Exposure to chemicals is linked to a wide array of pediatric diseases. Lead and mercury can cause brain damage with loss of intelligence. Polychlorinated biphenyls, or PCBs, are linked to reductions in children’s intelligence and alterations in behavior. Baby boys exposed in the womb to phthalates, a chemical used in plastics, are at risk of birth defects in their reproductive organs and behavioral abnormalities. Prenatal exposure to brominated flame retardants, used in electronics and furniture, is linked to I.Q. reduction and shortening of attention span.
Prenatal exposure to the insecticide chlorpyrifos is associated with reduced head circumference at birth, developmental delays and cognitive impairments. The regulatory story of this chemical is particularly instructive about the E.P.A. under President Trump. Last year, Scott Pruitt, the agency’s administrator at the time, declined to remove chlorpyrifos from the market despite the recommendation of the agency’s own scientists, based on health studies that suggested it was harming children. In August, a federal appeals court ordered the agency to ban the chemical.
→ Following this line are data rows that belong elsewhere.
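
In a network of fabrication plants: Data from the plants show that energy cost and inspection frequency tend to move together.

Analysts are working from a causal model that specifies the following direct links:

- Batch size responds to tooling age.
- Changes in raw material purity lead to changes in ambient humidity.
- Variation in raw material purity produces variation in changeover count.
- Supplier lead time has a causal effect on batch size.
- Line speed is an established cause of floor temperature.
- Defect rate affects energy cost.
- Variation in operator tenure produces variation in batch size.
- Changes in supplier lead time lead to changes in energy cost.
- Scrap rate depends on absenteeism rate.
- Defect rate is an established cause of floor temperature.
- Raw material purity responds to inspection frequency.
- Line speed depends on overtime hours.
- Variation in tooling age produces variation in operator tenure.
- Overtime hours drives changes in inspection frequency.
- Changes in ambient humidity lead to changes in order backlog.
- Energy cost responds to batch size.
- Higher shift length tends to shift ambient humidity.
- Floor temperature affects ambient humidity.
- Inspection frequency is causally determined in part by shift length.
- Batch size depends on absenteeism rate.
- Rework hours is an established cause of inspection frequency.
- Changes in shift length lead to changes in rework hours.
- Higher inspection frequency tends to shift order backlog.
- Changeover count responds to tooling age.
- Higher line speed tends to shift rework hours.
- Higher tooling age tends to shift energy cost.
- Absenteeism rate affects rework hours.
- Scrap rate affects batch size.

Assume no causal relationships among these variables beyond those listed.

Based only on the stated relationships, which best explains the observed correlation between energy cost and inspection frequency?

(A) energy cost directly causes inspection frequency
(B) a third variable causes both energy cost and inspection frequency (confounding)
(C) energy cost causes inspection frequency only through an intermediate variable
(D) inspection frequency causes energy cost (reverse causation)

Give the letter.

Absenteeism rate causes energy cost (absenteeism rate → batch size → energy cost) and inspection frequency (absenteeism rate → rework hours → inspection frequency) — a common cause creating the correlation.
There is no stated path from energy cost to inspection frequency or from inspection frequency to energy cost, so neither direct nor reverse causation applies.

B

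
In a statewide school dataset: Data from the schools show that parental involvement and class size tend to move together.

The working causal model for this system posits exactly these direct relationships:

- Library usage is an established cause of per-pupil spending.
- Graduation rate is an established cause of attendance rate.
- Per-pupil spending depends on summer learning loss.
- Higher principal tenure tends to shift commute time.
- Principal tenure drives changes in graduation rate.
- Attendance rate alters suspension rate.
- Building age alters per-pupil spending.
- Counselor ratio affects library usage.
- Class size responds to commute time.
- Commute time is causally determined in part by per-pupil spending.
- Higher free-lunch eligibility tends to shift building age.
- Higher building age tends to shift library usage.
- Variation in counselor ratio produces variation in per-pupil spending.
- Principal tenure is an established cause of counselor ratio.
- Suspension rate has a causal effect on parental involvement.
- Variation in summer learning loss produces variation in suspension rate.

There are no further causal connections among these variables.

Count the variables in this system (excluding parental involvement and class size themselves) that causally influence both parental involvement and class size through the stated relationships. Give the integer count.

2

The common causes are: principal tenure (to parental involvement via principal tenure → graduation rate → attendance rate → suspension rate → parental involvement; to class size via principal tenure → commute time → class size); summer learning loss (to parental involvement via summer learning loss → suspension rate → parental involvement; to class size via summer learning loss → per-pupil spending → commute time → class size).
Every other variable lacks a causal path to at least one of parental involvement and class size.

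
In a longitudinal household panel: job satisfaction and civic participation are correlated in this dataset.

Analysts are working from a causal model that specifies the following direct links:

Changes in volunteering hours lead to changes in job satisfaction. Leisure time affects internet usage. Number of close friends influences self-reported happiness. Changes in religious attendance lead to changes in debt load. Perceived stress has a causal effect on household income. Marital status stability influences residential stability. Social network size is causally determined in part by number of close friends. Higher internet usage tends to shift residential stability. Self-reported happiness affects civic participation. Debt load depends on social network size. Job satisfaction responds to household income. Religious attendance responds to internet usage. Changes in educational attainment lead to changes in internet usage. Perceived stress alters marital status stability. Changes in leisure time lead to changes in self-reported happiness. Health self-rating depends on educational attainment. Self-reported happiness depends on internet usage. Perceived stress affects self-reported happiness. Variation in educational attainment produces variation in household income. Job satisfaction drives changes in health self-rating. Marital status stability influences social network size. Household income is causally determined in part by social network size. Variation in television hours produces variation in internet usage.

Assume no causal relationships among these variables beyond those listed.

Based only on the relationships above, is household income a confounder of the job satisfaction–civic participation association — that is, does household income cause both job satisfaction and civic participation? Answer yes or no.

Household income has no stated causal path to civic participation. A confounder must cause both variables, so household income does not qualify.

no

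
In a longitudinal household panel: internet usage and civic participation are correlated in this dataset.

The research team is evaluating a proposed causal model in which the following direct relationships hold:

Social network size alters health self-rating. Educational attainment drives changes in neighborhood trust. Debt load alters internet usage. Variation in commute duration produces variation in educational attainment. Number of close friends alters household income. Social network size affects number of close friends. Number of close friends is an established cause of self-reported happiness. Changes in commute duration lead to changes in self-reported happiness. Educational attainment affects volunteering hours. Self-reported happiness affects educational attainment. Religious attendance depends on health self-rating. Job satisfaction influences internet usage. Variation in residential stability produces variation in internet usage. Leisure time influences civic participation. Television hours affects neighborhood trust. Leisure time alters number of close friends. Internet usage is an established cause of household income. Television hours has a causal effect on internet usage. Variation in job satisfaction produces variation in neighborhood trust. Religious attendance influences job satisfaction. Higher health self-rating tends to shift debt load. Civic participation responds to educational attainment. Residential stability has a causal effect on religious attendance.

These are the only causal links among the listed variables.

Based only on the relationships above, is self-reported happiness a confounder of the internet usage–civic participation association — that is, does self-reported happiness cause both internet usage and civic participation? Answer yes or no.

no

Self-reported happiness has no stated causal path to internet usage. A confounder must cause both variables, so self-reported happiness does not qualify.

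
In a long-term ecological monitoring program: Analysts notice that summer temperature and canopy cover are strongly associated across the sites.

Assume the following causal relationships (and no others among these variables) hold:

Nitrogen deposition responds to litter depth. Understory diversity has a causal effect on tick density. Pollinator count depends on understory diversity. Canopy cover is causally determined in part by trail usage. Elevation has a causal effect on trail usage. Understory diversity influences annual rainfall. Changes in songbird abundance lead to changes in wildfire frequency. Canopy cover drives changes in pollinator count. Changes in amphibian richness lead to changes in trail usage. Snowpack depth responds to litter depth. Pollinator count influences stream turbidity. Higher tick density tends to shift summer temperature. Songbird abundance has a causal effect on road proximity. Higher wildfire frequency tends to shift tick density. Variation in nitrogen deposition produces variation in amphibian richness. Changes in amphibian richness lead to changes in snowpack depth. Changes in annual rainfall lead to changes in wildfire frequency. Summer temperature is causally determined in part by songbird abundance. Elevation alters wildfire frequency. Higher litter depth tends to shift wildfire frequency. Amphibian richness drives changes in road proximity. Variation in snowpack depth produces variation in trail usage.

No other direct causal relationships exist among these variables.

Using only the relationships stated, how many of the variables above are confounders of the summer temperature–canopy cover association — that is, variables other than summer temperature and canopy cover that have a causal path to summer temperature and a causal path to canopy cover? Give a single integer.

2

The common causes are: elevation (to summer temperature via elevation → wildfire frequency → tick density → summer temperature; to canopy cover via elevation → trail usage → canopy cover); litter depth (to summer temperature via litter depth → wildfire frequency → tick density → summer temperature; to canopy cover via litter depth → snowpack depth → trail usage → canopy cover).
Every other variable lacks a causal path to at least one of summer temperature and canopy cover.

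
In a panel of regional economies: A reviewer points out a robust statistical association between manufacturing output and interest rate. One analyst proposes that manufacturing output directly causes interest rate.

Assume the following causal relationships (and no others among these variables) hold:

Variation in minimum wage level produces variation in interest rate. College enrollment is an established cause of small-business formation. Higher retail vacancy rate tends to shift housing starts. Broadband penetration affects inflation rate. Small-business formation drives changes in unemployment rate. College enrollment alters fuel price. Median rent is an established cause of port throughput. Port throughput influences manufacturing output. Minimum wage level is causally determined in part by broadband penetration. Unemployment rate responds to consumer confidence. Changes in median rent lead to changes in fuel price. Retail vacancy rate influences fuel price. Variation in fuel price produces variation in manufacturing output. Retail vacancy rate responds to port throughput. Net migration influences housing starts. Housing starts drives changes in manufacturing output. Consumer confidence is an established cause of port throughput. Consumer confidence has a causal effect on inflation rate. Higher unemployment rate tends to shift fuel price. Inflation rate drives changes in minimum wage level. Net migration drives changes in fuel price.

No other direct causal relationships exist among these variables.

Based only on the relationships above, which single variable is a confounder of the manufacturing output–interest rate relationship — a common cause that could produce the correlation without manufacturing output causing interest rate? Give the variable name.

Consumer confidence has a causal path to manufacturing output (consumer confidence → port throughput → manufacturing output) and a separate causal path to interest rate (consumer confidence → inflation rate → minimum wage level → interest rate), so it is a common cause of both.
No stated relationship gives manufacturing output a causal route to interest rate, so the correlation is explained by the shared upstream cause rather than a direct effect.

consumer confidence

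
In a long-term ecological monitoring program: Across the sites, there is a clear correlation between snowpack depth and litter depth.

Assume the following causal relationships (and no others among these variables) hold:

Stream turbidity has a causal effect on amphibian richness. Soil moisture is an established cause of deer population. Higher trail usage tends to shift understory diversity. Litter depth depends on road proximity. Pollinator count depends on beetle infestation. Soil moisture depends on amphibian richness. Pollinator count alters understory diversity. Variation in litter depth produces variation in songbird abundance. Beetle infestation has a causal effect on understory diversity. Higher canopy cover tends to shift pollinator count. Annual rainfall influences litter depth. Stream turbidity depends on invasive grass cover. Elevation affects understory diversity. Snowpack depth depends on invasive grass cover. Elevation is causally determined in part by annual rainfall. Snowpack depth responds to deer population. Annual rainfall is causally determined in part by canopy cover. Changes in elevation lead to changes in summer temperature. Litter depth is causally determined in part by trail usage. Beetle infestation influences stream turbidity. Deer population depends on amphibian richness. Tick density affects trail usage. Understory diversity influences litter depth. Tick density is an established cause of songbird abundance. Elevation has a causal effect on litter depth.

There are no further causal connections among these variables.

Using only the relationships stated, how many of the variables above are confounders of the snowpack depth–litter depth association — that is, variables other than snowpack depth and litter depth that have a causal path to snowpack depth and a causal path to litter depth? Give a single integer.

1

The common causes are: beetle infestation (to snowpack depth via beetle infestation → stream turbidity → amphibian richness → deer population → snowpack depth; to litter depth via beetle infestation → understory diversity → litter depth).
Every other variable lacks a causal path to at least one of snowpack depth and litter depth.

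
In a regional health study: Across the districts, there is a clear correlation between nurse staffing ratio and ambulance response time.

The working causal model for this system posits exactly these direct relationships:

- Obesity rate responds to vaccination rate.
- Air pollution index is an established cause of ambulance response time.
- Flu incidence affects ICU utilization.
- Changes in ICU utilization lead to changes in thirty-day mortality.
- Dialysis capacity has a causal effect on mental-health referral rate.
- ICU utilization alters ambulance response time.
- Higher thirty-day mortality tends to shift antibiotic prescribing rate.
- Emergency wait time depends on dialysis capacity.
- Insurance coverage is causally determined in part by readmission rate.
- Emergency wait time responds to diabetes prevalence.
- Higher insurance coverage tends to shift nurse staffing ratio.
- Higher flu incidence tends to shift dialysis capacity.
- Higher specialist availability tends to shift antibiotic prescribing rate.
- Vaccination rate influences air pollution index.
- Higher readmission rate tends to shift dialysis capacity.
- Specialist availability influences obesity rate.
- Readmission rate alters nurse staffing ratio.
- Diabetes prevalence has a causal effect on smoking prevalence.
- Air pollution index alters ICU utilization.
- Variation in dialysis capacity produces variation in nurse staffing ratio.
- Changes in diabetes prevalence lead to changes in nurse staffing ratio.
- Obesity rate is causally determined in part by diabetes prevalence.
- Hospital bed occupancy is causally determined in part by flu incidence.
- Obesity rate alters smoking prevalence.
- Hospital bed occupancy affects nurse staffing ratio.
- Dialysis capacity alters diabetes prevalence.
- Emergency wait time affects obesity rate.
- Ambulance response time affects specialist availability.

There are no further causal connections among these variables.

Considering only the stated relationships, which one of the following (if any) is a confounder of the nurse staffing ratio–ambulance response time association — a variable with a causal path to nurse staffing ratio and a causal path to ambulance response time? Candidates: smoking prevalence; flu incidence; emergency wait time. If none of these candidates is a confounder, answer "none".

Flu incidence causes nurse staffing ratio (flu incidence → dialysis capacity → nurse staffing ratio) and also causes ambulance response time (flu incidence → ICU utilization → ambulance response time); it is a common cause of both.
Each of the other candidates lacks a causal path to at least one of nurse staffing ratio and ambulance response time, so they do not confound the relationship.

flu incidence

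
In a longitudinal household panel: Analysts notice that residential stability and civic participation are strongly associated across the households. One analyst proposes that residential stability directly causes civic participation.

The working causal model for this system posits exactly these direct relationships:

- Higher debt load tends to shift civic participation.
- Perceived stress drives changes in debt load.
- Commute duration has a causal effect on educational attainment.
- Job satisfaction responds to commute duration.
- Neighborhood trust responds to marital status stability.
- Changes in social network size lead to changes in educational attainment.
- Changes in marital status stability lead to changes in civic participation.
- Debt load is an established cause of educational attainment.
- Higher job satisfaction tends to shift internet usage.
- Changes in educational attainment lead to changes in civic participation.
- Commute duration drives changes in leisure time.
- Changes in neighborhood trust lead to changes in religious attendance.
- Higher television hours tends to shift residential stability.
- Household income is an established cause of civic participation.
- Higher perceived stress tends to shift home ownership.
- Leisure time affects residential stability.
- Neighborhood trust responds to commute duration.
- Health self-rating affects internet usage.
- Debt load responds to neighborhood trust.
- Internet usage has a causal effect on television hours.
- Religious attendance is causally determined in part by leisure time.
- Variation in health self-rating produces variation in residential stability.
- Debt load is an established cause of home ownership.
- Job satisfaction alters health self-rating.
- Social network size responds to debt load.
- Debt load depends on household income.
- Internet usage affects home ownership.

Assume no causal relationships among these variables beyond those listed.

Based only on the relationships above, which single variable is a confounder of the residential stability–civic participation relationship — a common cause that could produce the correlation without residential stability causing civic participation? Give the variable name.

Commute duration has a causal path to residential stability (commute duration → leisure time → residential stability) and a separate causal path to civic participation (commute duration → educational attainment → civic participation), so it is a common cause of both.
No stated relationship gives residential stability a causal route to civic participation, so the correlation is explained by the shared upstream cause rather than a direct effect.

commute duration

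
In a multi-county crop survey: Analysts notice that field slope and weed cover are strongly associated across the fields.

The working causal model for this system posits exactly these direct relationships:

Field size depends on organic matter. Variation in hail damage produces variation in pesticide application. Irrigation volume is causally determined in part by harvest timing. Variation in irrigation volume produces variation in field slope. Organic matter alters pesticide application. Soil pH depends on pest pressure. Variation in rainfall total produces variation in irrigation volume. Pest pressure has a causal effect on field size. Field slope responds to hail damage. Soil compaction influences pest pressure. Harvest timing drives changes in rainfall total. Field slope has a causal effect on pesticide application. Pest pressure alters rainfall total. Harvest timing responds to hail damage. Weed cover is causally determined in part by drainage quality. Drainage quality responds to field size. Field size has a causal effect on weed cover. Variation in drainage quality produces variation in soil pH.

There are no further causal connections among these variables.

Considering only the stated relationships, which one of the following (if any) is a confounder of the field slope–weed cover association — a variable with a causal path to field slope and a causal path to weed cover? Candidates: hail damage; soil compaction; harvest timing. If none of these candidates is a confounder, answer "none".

Soil compaction causes field slope (soil compaction → pest pressure → rainfall total → irrigation volume → field slope) and also causes weed cover (soil compaction → pest pressure → field size → weed cover); it is a common cause of both.
Each of the other candidates lacks a causal path to at least one of field slope and weed cover, so they do not confound the relationship.

soil compaction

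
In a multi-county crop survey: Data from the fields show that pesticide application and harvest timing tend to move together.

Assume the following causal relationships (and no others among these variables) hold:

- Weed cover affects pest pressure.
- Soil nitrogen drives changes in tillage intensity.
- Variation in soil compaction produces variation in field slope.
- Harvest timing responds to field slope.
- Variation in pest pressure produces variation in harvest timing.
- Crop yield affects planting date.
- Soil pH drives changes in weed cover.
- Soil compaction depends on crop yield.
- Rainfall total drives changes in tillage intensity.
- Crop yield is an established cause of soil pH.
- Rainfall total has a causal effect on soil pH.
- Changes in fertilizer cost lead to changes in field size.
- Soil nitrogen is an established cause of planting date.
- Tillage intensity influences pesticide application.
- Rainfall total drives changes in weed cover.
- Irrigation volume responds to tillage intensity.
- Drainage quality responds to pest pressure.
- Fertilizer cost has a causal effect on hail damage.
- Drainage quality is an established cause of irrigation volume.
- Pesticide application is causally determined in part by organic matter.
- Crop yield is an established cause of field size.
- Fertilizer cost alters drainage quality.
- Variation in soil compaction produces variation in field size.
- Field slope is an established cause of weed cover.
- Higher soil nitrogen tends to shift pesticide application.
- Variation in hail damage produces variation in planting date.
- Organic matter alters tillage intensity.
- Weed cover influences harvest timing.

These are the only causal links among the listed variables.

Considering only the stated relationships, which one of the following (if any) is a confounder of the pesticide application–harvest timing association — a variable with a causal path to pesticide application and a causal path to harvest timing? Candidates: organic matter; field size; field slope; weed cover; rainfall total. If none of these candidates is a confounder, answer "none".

rainfall total

Rainfall total causes pesticide application (rainfall total → tillage intensity → pesticide application) and also causes harvest timing (rainfall total → weed cover → harvest timing); it is a common cause of both.
Each of the other candidates lacks a causal path to at least one of pesticide application and harvest timing, so they do not confound the relationship.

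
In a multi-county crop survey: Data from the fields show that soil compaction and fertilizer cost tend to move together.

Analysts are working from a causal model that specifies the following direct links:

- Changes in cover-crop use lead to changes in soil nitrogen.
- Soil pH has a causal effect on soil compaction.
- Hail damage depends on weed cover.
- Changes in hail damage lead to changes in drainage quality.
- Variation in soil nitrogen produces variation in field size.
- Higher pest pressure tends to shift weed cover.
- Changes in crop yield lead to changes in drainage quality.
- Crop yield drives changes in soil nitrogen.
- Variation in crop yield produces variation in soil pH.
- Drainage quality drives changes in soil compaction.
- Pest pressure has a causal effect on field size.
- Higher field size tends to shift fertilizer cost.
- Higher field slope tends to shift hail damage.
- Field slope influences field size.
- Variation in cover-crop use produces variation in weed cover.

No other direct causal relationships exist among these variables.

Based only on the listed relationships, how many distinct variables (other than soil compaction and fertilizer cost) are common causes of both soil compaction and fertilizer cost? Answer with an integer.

The common causes are: cover-crop use (to soil compaction via cover-crop use → weed cover → hail damage → drainage quality → soil compaction; to fertilizer cost via cover-crop use → soil nitrogen → field size → fertilizer cost); crop yield (to soil compaction via crop yield → drainage quality → soil compaction; to fertilizer cost via crop yield → soil nitrogen → field size → fertilizer cost); field slope (to soil compaction via field slope → hail damage → drainage quality → soil compaction; to fertilizer cost via field slope → field size → fertilizer cost); pest pressure (to soil compaction via pest pressure → weed cover → hail damage → drainage quality → soil compaction; to fertilizer cost via pest pressure → field size → fertilizer cost).
Every other variable lacks a causal path to at least one of soil compaction and fertilizer cost.

4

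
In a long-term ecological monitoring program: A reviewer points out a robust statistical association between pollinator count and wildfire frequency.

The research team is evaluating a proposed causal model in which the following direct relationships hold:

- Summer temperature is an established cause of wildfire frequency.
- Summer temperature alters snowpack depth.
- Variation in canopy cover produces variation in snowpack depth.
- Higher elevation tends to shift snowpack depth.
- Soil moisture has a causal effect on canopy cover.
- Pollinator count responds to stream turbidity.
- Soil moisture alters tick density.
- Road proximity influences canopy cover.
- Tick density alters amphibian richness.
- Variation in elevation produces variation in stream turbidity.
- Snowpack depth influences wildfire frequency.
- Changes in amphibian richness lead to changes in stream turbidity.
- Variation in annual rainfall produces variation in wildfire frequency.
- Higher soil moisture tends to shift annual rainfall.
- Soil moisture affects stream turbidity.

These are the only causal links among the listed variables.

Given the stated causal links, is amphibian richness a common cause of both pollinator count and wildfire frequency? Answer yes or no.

Amphibian richness has no stated causal path to wildfire frequency. A confounder must cause both variables, so amphibian richness does not qualify.

no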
To shield children from these hazards, the E.P.A. formed the Office of Children’s Health Protection in 1997, a year after passage of the Food Quality Protection Act. For more than two decades this office has played an outsize role in safeguarding children’s health. It has worked with teachers and school boards to improve air quality in schools. It helped push the E.P.A. to strengthen risk assessments for carcinogens. It educates pediatricians, obstetricians and parents about how to reduce infants’ chemical exposure.
It has also insisted that the E.P.A.’s plan for enforcing the 2016 Lautenberg Chemical Safety Act protect children’s health. That law requires, among its other mandates, a risk-based review of all chemicals in commerce. In recent months, the office has played a critical role in trying to protect children from atmospheric mercury emissions from coal-fired power plants as the Trump administration reconsiders an Obama-era rule regulating those discharges.
The Office of Children’s Health Protection plays a vital role in safeguarding America’s children — born and unborn — against toxic environmental hazards. It is a small but highly effective program that protects the health of all Americans by protecting the most vulnerable among us. Dismantling it could do irreparable harm.
Philip J. Landrigan is the director of the Global Public Health Initiative at Boston College. Lynn R. Goldman is the dean of the Milken Institute School of Public Health at George Washington University and a former assistant administrator at the E.P.A. for toxic substances.
Dr. Landrigan and Dr. Goldman are physicians long involved in public health policy.